Et de la patience, il en faudra puisque le régional de l’étape, Antoine Armedam, accuse une heure de retard !
Faut dire qu’il vient de terminer une prestation riche sur la Guinguette, là même où votre serviteur l’avait découvert en 2014. De là à lui pardonner, il n’y a qu’un pas…
Flanqué de deux autres musiciens, l’un à la basse et l’autre à la batterie minimaliste (snare, grosse caisse, charley et une ride), il entame un tour de chant dans une acoustique bruitiste.
Un spectateur vient même lui susurrer dans l’oreille d’articuler un peu mieux pour percevoir toute la subtilité de la prose.
Tout à tour mélancolique, jouissive ou ensoleillée, son pop/folk se pose délicatement au creux de nos conduits auditifs, et on aimerait qu’il coule à l’infini, à l’instar de la ballade douce-amère, « La fille qui dort là-haut »…
Mais il peut adopter d’autres styles, comme lorsqu’il se réfère à Paris sur fond de reggae, tout au long de « A la sauvette », un morceau au cours duquel le ‘people’ est pris à parti, quand il clame le refrain…
Le public y est sensible et participe à l’essor de la réussite du set en accompagnant les balais du drummer par un claquement des mains. Parfois à contretemps, mais nul n’est parfait…
Il est temps maintenant de filer tout droit voir Charlotte, fruit de l’union consommée entre Alec Mansion (alias Léopold Nord notamment) et Muriel Dacq, dont le tube « Tropique » a fait trémousser le popotin chez la plupart des quadras.
La belle jeune femme de 26 ans arbore pour l’occasion une longue robe laissant entrevoir une cuissarde pour le moins appétissante. Le rouge pétant du tissu contraste avec le bleu azur perçant de ses yeux.
Epaulée par Louis au pad électronique et Loan à la guitare, elle entame son tour de chant par le devenu très populaire « Pars », dont Pure FM a fait son coup de cœur le programmant six fois par jour. La caisse de résonance a bien fonctionné puisque plus de 80 000 écoutes sur Spotify ont été comptabilisées.
Elle découvre un endroit empreint de magie et de féerie et semble ravie de se fondre dans cet environnement de verdure...
Proche de Lana Del Rey, tant dans l'esthétique, les vidéos, ainsi que dans les styles vestimentaires et musicaux, on la sent très perfectionniste dans l’âme alors que dans ce métier, certains artistes abordent leur rôle bien plus futilement, sans que cette perspective ne pose problème.

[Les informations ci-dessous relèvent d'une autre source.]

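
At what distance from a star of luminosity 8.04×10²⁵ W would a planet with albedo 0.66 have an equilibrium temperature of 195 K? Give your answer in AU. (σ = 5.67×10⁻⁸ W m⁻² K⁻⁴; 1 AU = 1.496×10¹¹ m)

From T_eq⁴ = L(1−A)/(16πσd²): d = √[L(1−A)/(16πσT_eq⁴)].
d = √[8.04×10²⁵ × 0.34 / (16π × 5.67×10⁻⁸ × (195)⁴)] = 8.14×10¹⁰ m = 0.544 AU.

d ≈ 0.544 AU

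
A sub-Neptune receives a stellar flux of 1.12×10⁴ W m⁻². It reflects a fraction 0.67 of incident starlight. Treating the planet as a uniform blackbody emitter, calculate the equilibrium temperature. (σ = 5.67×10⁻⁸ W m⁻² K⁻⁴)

T_eq ≈ 357 K

Energy balance: absorbed = emitted ⇒ πR²·S(1−A) = 4πR²·σT_eq⁴, so T_eq⁴ = S(1−A)/(4σ).
T_eq = [1.12×10⁴ × 0.33 / (4 × 5.67×10⁻⁸)]^(1/4) = (1.63×10¹⁰)^(1/4) = 357 K.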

Gageons pour elle qu’elle ne s’emprisonne pas dans cette théâtralisation à outrance en s’autorisant un peu plus de latitude.
Bénéficiant du concours d’Alex Germys à la compo, dont le talent indéniable, ses chansons sont attachantes, sensibles, presque enivrantes par moment. En y ajoutant un physique attrayant et un cerveau bien rempli, elle a finalement tout pour plaire.

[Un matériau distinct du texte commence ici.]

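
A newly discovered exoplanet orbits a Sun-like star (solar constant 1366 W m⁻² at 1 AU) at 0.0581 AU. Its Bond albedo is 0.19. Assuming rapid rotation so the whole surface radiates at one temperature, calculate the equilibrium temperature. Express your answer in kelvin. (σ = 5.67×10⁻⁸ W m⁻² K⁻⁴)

Flux at 0.0581 AU: S = 1366/0.0581² = 4.05×10⁵ W m⁻².
Energy balance: absorbed = emitted ⇒ πR²·S(1−A) = 4πR²·σT_eq⁴, so T_eq⁴ = S(1−A)/(4σ).
T_eq = [4.05×10⁵ × 0.81 / (4 × 5.67×10⁻⁸)]^(1/4) = (1.45×10¹²)^(1/4) = 1100 K.

T_eq ≈ 1100 K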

La fougue de ses débuts opérés, il y a deux ans, dans sa chambre de post-adolescente, et concrétisés par « Nous sommes », avait révélé un organe vocal à mi-chemin entre Dolores O’Riordan et Mylène Farmer.
Elle propose, pour la première fois, un nouveau titre, « La loi du feu ». Test réussi au vu de la réaction des aficionados.

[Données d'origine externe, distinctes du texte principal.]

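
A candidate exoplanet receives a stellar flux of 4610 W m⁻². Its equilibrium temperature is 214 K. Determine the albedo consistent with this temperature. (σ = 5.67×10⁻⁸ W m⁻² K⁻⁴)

A ≈ 0.90

From T_eq⁴ = S(1−A)/(4σ): 1−A = 4σT_eq⁴/S.
1−A = 4 × 5.67×10⁻⁸ × (214)⁴ / 4610 = 0.103.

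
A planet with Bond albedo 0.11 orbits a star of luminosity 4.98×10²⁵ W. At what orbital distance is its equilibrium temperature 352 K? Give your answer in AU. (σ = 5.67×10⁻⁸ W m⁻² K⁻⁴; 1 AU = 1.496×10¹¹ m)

d ≈ 0.213 AU

From T_eq⁴ = L(1−A)/(16πσd²): d = √[L(1−A)/(16πσT_eq⁴)].
d = √[4.98×10²⁵ × 0.89 / (16π × 5.67×10⁻⁸ × (352)⁴)] = 3.18×10¹⁰ m = 0.213 AU.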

Charlotte aime rappeler que lorsqu’elle exerçait encore le métier de croupière dans une vie pas si lointaine au sein d’un casino cossu, elle avait imaginé « Ame solitaire », pour celles et ceux qui sombrent dans l’addiction !
Point d’orgue d’une prestation qui restera dans les annales « Ta peau », vrai/faux rappel sera à nouveau jeté en pâture ‘puisque nous n’avons pas d’autres morceaux’. Et de renchérir ‘mais à la condition que le public danse’.
La messe est dite !
Enfin, dernière artiste à se produire aujourd’hui, Béatrice Martin, alias Cœur de Pirate.
Tiens, étrangement pour une pirate, elle ne porte ni barbe rousse, cache œil et jambe de bois. En espérant qu’elle ait du cœur…
Vu le matraquage opéré sur les ondes radiophoniques généralistes, difficile d'ignorer la jeune femme originaire de la partie Est du Canada.
Sa voix de chanteuse singulière et ses multiples tatouages sont quelques-uns de ses traits caractéristiques qui sont les plus associés à sa personnalité artistique.
De petite taille et toute menue, la Canadienne s’avance affranchie d’une longue carrière derrière elle.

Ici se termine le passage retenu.